Some people think ads can be ignored or that having advertisers cater for our specific needs is a win-win situation, because at least they are spammed with things they may actually want. Even if that was the case (it is not): should we trust Google with such intimate details of our life? Even if we trust Google to ‘do no evil’, it can still be bought by someone we do not trust; benevolent Larry Page and Sergey Brin could be overruled by their own Board, or their data base be sequestered by a fascistic government. One of their 30,000 employees worldwide could cut loose and run with our data. Their servers can be hacked. And in the end, they are just interested in their customers, the companies paying for advertising. We are just the product being sold.

Moreover; in the Social Networks our browsing habits are generating a Permanent Record, a collection of data so vast that the information that Facebook keeps about a given user alone can fill 880 pages. Nobody will be surprised to learn that Facebook’s purpose is not to make us happy – again: if you are not paying for it, you’re not the customer, you’re the product. But even if you do not care about their commercial goals, consider this: the platform has publicly admitted hackers break into hundreds of thousands of Facebook accounts every day.

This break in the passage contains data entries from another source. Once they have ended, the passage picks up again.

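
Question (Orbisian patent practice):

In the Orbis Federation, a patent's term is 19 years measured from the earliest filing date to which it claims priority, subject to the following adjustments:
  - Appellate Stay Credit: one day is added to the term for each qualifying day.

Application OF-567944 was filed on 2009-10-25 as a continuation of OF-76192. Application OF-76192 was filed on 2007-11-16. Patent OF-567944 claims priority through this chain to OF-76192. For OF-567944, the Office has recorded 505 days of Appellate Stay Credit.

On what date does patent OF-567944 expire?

Earliest priority filing: 16 November 2007.
Base term: 16 November 2007 + 19 years → 16 November 2026.
Appellate Stay Credit: +505 days → 4 April 2028.

April 4, 2028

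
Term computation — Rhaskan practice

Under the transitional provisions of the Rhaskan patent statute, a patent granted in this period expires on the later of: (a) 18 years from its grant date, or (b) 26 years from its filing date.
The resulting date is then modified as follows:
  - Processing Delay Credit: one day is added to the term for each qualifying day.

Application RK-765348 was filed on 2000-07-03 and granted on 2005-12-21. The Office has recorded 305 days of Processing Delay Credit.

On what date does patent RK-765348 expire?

(a) grant + 18 years → 21 December 2023.
(b) filing + 26 years → 3 July 2026.
Later of the two: 3 July 2026.
Processing Delay Credit: +305 days → 4 May 2027.

May 4, 2027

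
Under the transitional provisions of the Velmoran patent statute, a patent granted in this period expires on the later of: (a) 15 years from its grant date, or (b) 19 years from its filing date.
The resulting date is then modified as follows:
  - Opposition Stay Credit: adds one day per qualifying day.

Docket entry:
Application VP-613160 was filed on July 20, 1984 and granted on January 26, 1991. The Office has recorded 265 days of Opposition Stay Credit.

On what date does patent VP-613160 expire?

(a) grant + 15 years → 26 January 2006.
(b) filing + 19 years → 20 July 2003.
Later of the two: 26 January 2006.
Opposition Stay Credit: +265 days → 18 October 2006.

2006-10-18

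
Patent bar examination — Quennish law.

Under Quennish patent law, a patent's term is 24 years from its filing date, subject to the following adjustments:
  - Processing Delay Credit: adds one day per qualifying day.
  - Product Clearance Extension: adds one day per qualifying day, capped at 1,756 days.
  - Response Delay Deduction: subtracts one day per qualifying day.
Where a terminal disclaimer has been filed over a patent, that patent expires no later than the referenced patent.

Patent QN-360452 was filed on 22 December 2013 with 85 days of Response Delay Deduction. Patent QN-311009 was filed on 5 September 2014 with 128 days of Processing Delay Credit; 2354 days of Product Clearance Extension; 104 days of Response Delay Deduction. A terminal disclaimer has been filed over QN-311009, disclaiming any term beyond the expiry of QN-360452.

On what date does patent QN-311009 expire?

Natural term of QN-311009:
  Base: filing + 24 years → 5 September 2038.
  Processing Delay Credit: +128 days → 11 January 2039.
  Product Clearance Extension: 2354 days claimed exceeds the 1756-day cap, so +1756 days → 2 November 2043.
  Response Delay Deduction: −104 days → 21 July 2043.
Expiry of referenced patent QN-360452:
  Base: filing + 24 years → 22 December 2037.
  Response Delay Deduction: −85 days → 28 September 2037.
Terminal disclaimer: QN-311009 expires on the earlier of 21 July 2043 and 28 September 2037.

September 28, 2037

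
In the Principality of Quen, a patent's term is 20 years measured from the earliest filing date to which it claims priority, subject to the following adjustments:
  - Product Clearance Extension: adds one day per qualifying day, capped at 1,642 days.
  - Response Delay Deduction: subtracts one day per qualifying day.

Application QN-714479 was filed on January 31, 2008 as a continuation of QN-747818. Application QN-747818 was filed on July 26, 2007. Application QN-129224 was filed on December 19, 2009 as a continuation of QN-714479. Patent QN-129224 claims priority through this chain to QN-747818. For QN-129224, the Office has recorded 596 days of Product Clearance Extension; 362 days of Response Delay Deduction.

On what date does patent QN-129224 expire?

Earliest priority filing: 26 July 2007.
Base term: 26 July 2007 + 20 years → 26 July 2027.
Product Clearance Extension: 596 days (within the 1642-day cap) → +596 days → 13 March 2029.
Response Delay Deduction: −362 days → 16 March 2028.

2028-03-16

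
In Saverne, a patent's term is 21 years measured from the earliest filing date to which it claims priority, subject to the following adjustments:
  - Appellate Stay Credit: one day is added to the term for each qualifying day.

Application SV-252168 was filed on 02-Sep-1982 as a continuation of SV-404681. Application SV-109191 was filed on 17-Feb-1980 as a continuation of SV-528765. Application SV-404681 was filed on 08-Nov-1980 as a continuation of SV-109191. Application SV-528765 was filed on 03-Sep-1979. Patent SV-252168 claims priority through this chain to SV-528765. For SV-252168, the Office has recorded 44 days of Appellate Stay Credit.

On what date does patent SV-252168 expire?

Earliest priority filing: 3 September 1979.
Base term: 3 September 1979 + 21 years → 3 September 2000.
Appellate Stay Credit: +44 days → 17 October 2000.

October 17, 2000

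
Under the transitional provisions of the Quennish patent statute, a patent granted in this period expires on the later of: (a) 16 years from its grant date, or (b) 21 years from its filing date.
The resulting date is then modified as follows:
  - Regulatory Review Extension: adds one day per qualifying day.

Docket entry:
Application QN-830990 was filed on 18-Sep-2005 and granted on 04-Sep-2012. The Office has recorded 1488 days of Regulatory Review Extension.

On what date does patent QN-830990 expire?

2032-10-01

(a) grant + 16 years → 4 September 2028.
(b) filing + 21 years → 18 September 2026.
Later of the two: 4 September 2028.
Regulatory Review Extension: +1488 days → 1 October 2032.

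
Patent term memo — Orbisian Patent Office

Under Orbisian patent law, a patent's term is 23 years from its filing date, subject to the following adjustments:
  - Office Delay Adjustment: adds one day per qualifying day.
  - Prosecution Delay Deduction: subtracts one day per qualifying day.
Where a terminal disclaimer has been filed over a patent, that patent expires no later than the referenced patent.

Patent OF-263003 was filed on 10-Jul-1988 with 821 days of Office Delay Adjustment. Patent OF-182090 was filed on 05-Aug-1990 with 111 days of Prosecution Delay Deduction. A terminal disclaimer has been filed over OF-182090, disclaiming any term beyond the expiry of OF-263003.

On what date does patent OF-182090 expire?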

For a taste of what lurks behind the curtains of the websites you visit, install a plugin/add-on called Ghostery to your browser. It’s like an x-ray-machine which reveals all the surveillance technology which might be (and often is) embedded in a web page, normally invisible to the user. In the same line, Do Not Track Plus and Trackerblock will give you further control over online tracking, through cookie blocking, persistent opt-out cookies, etc. Our following chapter Tracking will equip you with expertise in such topics.

Even in between your computer and the router, your packages can easily be intercepted by anyone using the same wireless network in the casual environment of a cafe. It is a jungle out there, but still we choose passwords like “password” and “123456”, perform economic transactions and buy tickets on public wireless networks and click on links from unsolicited emails. It is not only our right to preserve our privacy but also our responsibility to defend that right against the intrusions of governments, corporations and anyone who attempts to dispossess us. If we do not exercise those rights today, we deserve whatever happens tomorrow.

  1. If you are a Unix user, you can use the tcpdump command in the bash and view real time DNS traffic. It’s loads of fun! (and disturbing) ^
  2. See list of TCP and UDP port numbers (http://en.wikipedia.org/wiki/List_of_TCP_and_UDP_port_numbers)
  3. If this exchange is happening under an HTTPS connection, the process is much more complicated and also much safer, but you will find out more about that in a most fascinating chapter called Encryption. ^
  4. This Tech Bubble Is Different (http://www.businessweek.com/magazine/content/11_17/b4225060960537.htm), Ashlee Vance (Businessweek magazine) ^